İngiliz Daily Telegraph gazetesi yazarı, “Bir zamanlar Avrupa’nın hasta adamı olarak anılan bu ülke, şimdi Doğu’nun öfkeli adamı haline geldi” ded.
İŞTE TELEGRAPH'IN YORUMU
Türkiye’nin coğrafi konumu bile yakın ve değerli bir müttefik olarak görülmesi ve İslami radikalliğin limanlarına çekilmesinin önlenmesi için yeterli bir sebep.
Batı dünyasının bir parçası olmayı hedefleyen bir ülke olarak, Türkiye bu yolda tuhaf bir duruş sergiliyor. Ankara hükümeti Gazze’ye giden filoya İsrail’in düzenlediği baskınla ilgili şahsen bir yaptırım uygulamadı ancak uluslararası kınama korosunu da en kısa sürede devreye sokmaktan geri kalmadı.
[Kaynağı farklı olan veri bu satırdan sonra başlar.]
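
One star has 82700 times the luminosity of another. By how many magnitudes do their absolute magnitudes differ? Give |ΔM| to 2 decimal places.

|ΔM| ≈ 12.29

Pogson: ΔM = −2.5 log₁₀(ratio) = −2.5 log₁₀(82700) = −2.5 × 4.9175 = -12.294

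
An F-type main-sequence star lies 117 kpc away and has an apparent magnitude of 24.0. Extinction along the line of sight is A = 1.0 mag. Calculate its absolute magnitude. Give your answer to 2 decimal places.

M ≈ 2.66

d = 117 kpc = 117000 pc
5 log₁₀(d/10 pc) = 5 log₁₀(117000) − 5 = 20.341
M = m − 5 log₁₀(d/10) − A = 24.0 − 20.341 − 1.0 = 2.659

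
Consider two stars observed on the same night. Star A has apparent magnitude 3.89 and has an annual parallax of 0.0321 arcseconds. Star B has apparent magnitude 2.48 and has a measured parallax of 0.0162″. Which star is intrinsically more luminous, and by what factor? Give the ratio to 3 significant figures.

Star A: d = 1/p = 1/0.0321″ = 31.15 pc
Star A: M = m − 5 log₁₀ d + 5 = 3.89 − 5·1.4935 + 5 = 1.423
Star B: d = 1/p = 1/0.0162″ = 61.73 pc
Star B: M = m − 5 log₁₀ d + 5 = 2.48 − 5·1.7905 + 5 = -1.472
ΔM = M_A − M_B = 1.423 − (-1.472) = 2.895; smaller M is more luminous → Star B.
L ratio = 10^(0.4 |ΔM|) = 10^1.158 = 14.39

Star B is more luminous, by a factor of 14.4.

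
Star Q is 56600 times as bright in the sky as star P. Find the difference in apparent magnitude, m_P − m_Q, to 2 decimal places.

m_P − m_Q ≈ 11.88

Pogson: Δm = −2.5 log₁₀(ratio) = −2.5 log₁₀(56600) = −2.5 × 4.7528 = -11.882
Star Q is brighter so has the smaller magnitude: m_P − m_Q is positive.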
Dışişleri Bakanı Ahmet Davutoğlu filoya yapılan askeri müdahalenin Türkiye’nin 11 Eylül’ü olduğunu söyledi. Hatta Türkler NATO’yu yardıma ikna etmeyi bile başardı. Ancak bütün bu gergin süreç boyunca Mavi Marmara’daki yolcuların silahlı bir çatışmaya hazır oldukları yönündeki kanıtları görmezden geldiler. Aksi takdirde gaz maskelerini, kurşun geçirmez yelekleri ve bıçaklarla baltaları nasıl açıklayabilirsiniz?
Türk hükümeti Mavi Marmara’nın yolculuğunda doğrudan bir payı olmadığını söylese de İsrailli güvenlik yetkilileri İHH ile Ak Parti arasında bağlantılar olduğunu iddia ediyor. Tartışılması mümkün olmayan bir şey varsa o da Türkiye’nin İsrail’le arasındaki diplomatik ittifakın sıkıntılar yaşadığı.
İNCE DENGE
Türkiye, 10 yıldan fazla süre boyunca çoğunluğu Müslüman halkının talepleriyle, bölgesel güvenlik meselelerinde İsrail’le işbirliği yapmasını gerektiren stratejik çıkarlar arasında ince bir denge tutturdu. Türkiye’nin İsrail’le yakınlaşması büyük oranda PKK’ya destek veren Suriye’yi yalnız bırakma çabalarından kaynaklanıyordu.
Ancak askeri işbirliği ve istihbarat paylaşımına da yayılan Türkiye-İsrail ortaklığı aynı zamanda Ankara’nın Batı’yla özellikle de Avrupa Birliği’yle yakınlaşma arzularının bir göstergesi. NATO’nun kurucu üyesi olan modern Türkiye kaderini eski Osmanlı topraklarındaki otokratik, baskıcı ve İslamcı rejimlerdense Batı’nın laik, demokratik kurumlarında görüyordu.
Ancak bu arzular özellikle Almanya ve Fransa’nın tepkileriyle büyük oranda söndürüldü. Gazze filosu yola çıkmadan çok önce Türkiye’nin Avrupa’yla olan ilişkinde bıkkınlığa kapıldığının işaretleri görülüyordu.
HASTA ADAM KIZGIN ADAM OLDU
Sonuçta bir zamanlar “Avrupa’nın hasta adamı” olan Türkiye bugün “Doğu’nun kızgın adamı” haline geldi. Şimdi Türkiye’nin ikinci bir Pakistan olmasından endişe ediliyor. Atatürk’ün kurduğu laik Cumhuriyetin yılmaz destekçileri, İran benzeri bir İslamcı ideoloji ihtimalini imkansız görse de Gazze filosundakilerin Hamas gibi gruplarla bağlantılı olduklarını da akılda tutmak gerekiyor.
Batı’nın Türkiye’nin bütün bu olaydaki rahatsız edici varlığını göz ardı etmek gibi bir lüksü yok. Türkiye’nin coğrafi konumu bile yakın ve değerli bir müttefik olarak görülmesi ve İslami radikalliğin limanlarına çekilmesinin önlenmesi için yeterli bir sebep.